Mike Newell: İnanır mısın, Prenses Tamina’yı bulmak için Orta Doğu’ya, Bollywood’a gidecektim. Bu sırada bana Gemma Arterton’u önerdiler. Geldi, tanıştık. Beyaz tenli bir aktristi. Bronz gözükmesi için ‘ fake tan’ kullanması gerekecekti.Kafamda soru işaretleri varken, öyle farklı aksanlarla konuşarak beni etkiledi ki. Anlatamam. Hemen anında ikna oldum. Sonrasında birbirimizi çok sevdik. Geleceği parlak bir aktris. O da Jake gibi doğal ve mütevazi..
Gemma Arterton: ‘ Hala tanınmıyorum’
Gelecek vaat eden güzel aktris Gemma Arterton, okuldan mezun olur olmaz önemli filmlerde rol aldı. James Bond filminde , Daniel Craig ile birlikte oynayıp ‘ Bond Kızı’ olma şerefine nail olan yıldız, geçtiğimiz ay vizyona giren Titanlar’ın Savaşı’nda da yarı tanrı yarı insan Perseus’a, yol gösteren gizemli Io’yu canlandırdı. Pers Prensi: Zamanın Kumları’nda ilk defa başrolü çeken kadın oyuncu olan Gemma Arterton, röpörtajımız esnasında çok doğaldı. Siyah bir tunik giyen Gemma Arterton, ‘ Hala tanınmıyorum’ diye dert yandı. Son dönemlerde bir çok filmde oynamasına rağmen, yolda kimsenin onu tanımamasından şikayetçi olan Gemma, ‘ Belki Pers Prensi’nden sonra, daha çok tanınırım’ dedi.
Şaka bir yana kendini hala İngiltere’nin Kent bölgesinden gelen genç kız olarak gören oyuncu, kendisini beyazperdede izleyemiyormuş.
Neden mi?
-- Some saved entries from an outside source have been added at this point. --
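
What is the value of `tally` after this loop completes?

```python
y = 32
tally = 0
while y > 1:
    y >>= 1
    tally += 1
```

Count right shifts until 1
`tally` takes the values: 0 → 1 → 2 → 3 → 4 → 5

Answer: 5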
Çünkü, kendine çok gülüyormuş. Bazen de olduğundan daha güzel çıktığı için gururlanıyormuş.
Hollywood’un parlayan yıldızı Gemma Arterton’un Pers Prensi ile ilgili notlarından:
-Çok eğlenceli bir film olmuş. Karaip Korsanları gibi geniş ölçekli, adeta setlerinde kaybolacağınız cinsten bir film düşünün.
-Gemma’nın oynadığı Prenses Tamina karakteri, fiziksel olarak güçlü bir kadın. Erkek gibi dövüşen, oradan oraya koşturan, ata binen bir Amazon neredeyse! Gemma karakteri çok sevmiş, zaten aksiyon filmlerini çok seviyor. Bu arada filmden önce de haftanın altı günü spor yapıyormuş. Laf aramızda çok faydasını görmüş.
-Aslında süt gibi beyaz bir tene sahip olan Gemma, Prenses Tamina olabilmek için neredeyse tonlarca spray tan kullanmış. Eee, dile kolay 5 ay süren çekimlerde öyle bronz gözükebilmek. Ancak, çekimler bittiği gün son spray şisesini atmış. Şimdi, tek kelimeyle spray tandan nefret ediyor.
-Gerçek yaşamda makyaj yapmayı hiç sevmiyor. İhtiyacı olduğunu düşünmüyor. Paparazziler onu, ‘ makyajlı’ ve ‘ makyajsız’ diye çekse de rahatsız olmazmış. Kendine güveni tam!!
-Aslında şarkıcı olmak için eğitim görmüş. Ve itiraf geliyor. Hayatında pek çok şey kötü gitmiş. Detaya girmek istemiyor. Ama aynı anda da pek çok şeyin daha iyiye doğru gittiğini fark etmiş. Biraz kaderci.